I'm fascinated with the topic of emulation as a way to preserve old things and be able to still use them in the present. And sometimes, it feels kind of like doing digital archaeology. I've used it at work, to play old videogames, to sign documents with a Windows only Java application (an amazing feat to achieve!), and even to keep using my scanner as it wasn't compatible with Linux.

I consider that there are four broad categories of emulating or replicating something (really more if you include "simulation"), and I thought it'd be nice to write a summary, and leave some links with additional details.

Emulator

Let's begin with the simplest and probably most well known term, emulation.

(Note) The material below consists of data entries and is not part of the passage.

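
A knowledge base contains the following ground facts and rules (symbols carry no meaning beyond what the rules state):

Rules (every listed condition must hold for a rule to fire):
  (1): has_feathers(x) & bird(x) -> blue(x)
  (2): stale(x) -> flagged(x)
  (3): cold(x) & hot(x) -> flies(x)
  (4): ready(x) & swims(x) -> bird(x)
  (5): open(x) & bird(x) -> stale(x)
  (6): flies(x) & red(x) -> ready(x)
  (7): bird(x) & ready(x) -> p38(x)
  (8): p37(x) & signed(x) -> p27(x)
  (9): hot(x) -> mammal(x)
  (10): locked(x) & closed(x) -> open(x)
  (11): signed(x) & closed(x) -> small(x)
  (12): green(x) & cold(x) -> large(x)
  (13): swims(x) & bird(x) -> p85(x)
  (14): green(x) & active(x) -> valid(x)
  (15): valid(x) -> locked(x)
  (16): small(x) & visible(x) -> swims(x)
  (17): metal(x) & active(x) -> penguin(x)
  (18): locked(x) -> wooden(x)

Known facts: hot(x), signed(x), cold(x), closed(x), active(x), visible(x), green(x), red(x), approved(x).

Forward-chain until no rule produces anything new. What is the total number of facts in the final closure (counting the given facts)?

24

Round 1 — (3), (9), (11), (12), (14), derive flies(x), mammal(x), small(x), large(x), valid(x).
Round 2 — (6), (15), (16), derive ready(x), locked(x), swims(x).
Round 3 — (4), (10), (18), derive bird(x), open(x), wooden(x).
Round 4 — (5), (7), (13), derive stale(x), p38(x), p85(x).
Round 5 — (2), derive flagged(x).
Closure: {active(x), approved(x), bird(x), closed(x), cold(x), flagged(x), flies(x), green(x), hot(x), large(x), locked(x), mammal(x), open(x), p38(x), p85(x), ready(x), red(x), signed(x), small(x), stale(x), swims(x), valid(x), visible(x), wooden(x)} — 24 facts.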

Quoting Wikipedia, "an emulator is hardware or software that enables one computer system (called the host) to behave like another computer system (called the guest)". Whenever you're emulating old hardware (e.g. an old 8086), a videogame console (e.g. the great GameBoy), or an API that emulates a service, they always try tp reproduce in as much detail as possible the source system.

The main goal with emulation is accuracy, but depending on if an emulator aims for high or low level emulation, this might not be totally true and we might get into compatibility layers (explained later). Note also that unless an emulator is complete, can be missing sub-systems or certain fragments.

If you want a deeper but still introductory dive into the topic, I recommend reading the article from Retro Reversing on how emulators work.

Virtual Machine

A virtual machine or VM is a system (commonly, but not only, software) that implements the capacity of running a certain computer machine (guest) inside another (host). While an emulator can be of a certain piece (e.g. a file system emulator), a Virtual Machine always represents a complete machine. Also, a VM does not needs to be a real machine. For example, Another World is an old videogame whose creator decided to implement a VM that generated bytecode, making easier to port the title to many different systems by having that common layer (more details, fascinating reading!).

Virtual machines are very mature, have evolved a lot. Today, existing concepts like Hypervisors, kernel shared memory and proprietary technologies like Intel VT, all allow for very efficient managing of multiple VMs running on a single physical machine. Still, since quite some time you could already perfectly do your daily work on a VM. For example, I did it long ago with Microsoft Virtual PC. And let's be honest, compared with the difficulty of setting up containers for non-trivial scenarios, it's still one of the best options.

OS-Level Virtualization

Operating System Level Virtualization became known after Docker brought to the masses the concept of containers, but the concept of resource groups and restrictions existed before. It basically consists on providing mechanisms to isolate resources, so each container has restricted access to them, but you can then have multiple containers running at once, to better utilize all the available hardware. It is not as safe as virtual machines (where you can fully control almost all boundaries) nor emulators (where you can decide to not emulate or to provide means to disable certain features), but it is very lightweight.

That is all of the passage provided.